Statue in Washington, D.C.

Major General James B. McPherson is a public artwork by American artist Louis Rebisso, located at McPherson Square in Washington, D.C., United States. Major General James B. McPherson was originally surveyed as part of the Smithsonian's Save Outdoor Sculpture! survey in 1993. The monument is a bronze equestrian statue of Civil War hero James B. McPherson.
The statue is a contributing monument to the Civil War Monuments in Washington, DC, of the National Register of Historic Places.

==Description==

The memorial shows General McPherson sitting upon a horse, turned slightly to the proper right as if surveying a battlefield. He is holding the horses reins in his proper left hand and a pair of field glasses in his proper right hand. His horse, caught in mid-stride, walks with its proper right foot raised and its head turned down. The statue sits upon a rectangular granite base (H. 12 ft., D. 6 ft.). The base is adorned with a ring of small wreaths around the top and a ring of stars around the bottom, along with a ring of cannonballs.

The west side of the base is inscribed with:
MAJ. GEN. JAMES B. McPHERSON

ATLANTA

JULY 22, 1864

The east side of the base is inscribed with:

ERECTED BY HIS COMRADES

OF THE SOCIETY OF

THE ARMY OF THE TENNESSEE

==Information==

Confederate cannons that were captured at the Battle of Atlanta were used in the casting of the piece. The base was designed by Smithmeyer & Pelz and Westham Granite Works provided the stone work.
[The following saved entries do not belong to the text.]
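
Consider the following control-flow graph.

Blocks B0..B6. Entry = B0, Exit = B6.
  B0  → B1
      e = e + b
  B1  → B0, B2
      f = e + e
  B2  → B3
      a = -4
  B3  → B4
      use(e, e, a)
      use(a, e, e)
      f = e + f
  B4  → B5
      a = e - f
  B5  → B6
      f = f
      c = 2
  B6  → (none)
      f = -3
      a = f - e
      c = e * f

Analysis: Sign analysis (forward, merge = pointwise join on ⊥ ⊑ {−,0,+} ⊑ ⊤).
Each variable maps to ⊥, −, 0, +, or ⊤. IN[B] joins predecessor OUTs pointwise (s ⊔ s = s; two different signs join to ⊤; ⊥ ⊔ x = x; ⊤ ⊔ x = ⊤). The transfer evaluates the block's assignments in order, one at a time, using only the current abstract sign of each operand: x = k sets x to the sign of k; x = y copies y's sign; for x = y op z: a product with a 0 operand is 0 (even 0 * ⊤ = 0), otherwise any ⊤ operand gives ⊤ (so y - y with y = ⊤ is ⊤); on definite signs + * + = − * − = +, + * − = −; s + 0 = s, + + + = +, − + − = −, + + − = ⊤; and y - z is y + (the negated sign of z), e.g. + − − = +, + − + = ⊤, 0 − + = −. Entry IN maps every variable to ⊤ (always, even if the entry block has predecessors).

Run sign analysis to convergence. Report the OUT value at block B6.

Fixpoint table:
  B0: | IN=(all ⊤) | OUT=(all ⊤)
  B1: | IN=(all ⊤) | OUT=(all ⊤)
  B2: | IN=(all ⊤) | OUT={a:-; rest ⊤}
  B3: | IN={a:-; rest ⊤} | OUT={a:-; rest ⊤}
  B4: | IN={a:-; rest ⊤} | OUT=(all ⊤)
  B5: | IN=(all ⊤) | OUT={c:+; rest ⊤}
  B6: | IN={c:+; rest ⊤} | OUT={f:-; rest ⊤}

Merge at B6: IN[B6] = OUT[B5] = {a: ⊤, b: ⊤, c: +, d: ⊤, e: ⊤, f: ⊤}
Applying B6's transfer function to that IN value gives OUT[B6] (row B6 above).

Answer: {a: ⊤, b: ⊤, c: ⊤, d: ⊤, e: ⊤, f: -}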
The sculpture was authorized by the United States Congress on March 3, 1875, and was paid for by the Society of the Army of the Tennessee. Major General James B. McPherson was installed in Scott Square (now McPherson Square) on October 18, 1876, on the 11th annual reunion of the Army of the Tennessee.

==Condition==

This sculpture was surveyed in June 1993 for its condition and was decided that it was "well maintained."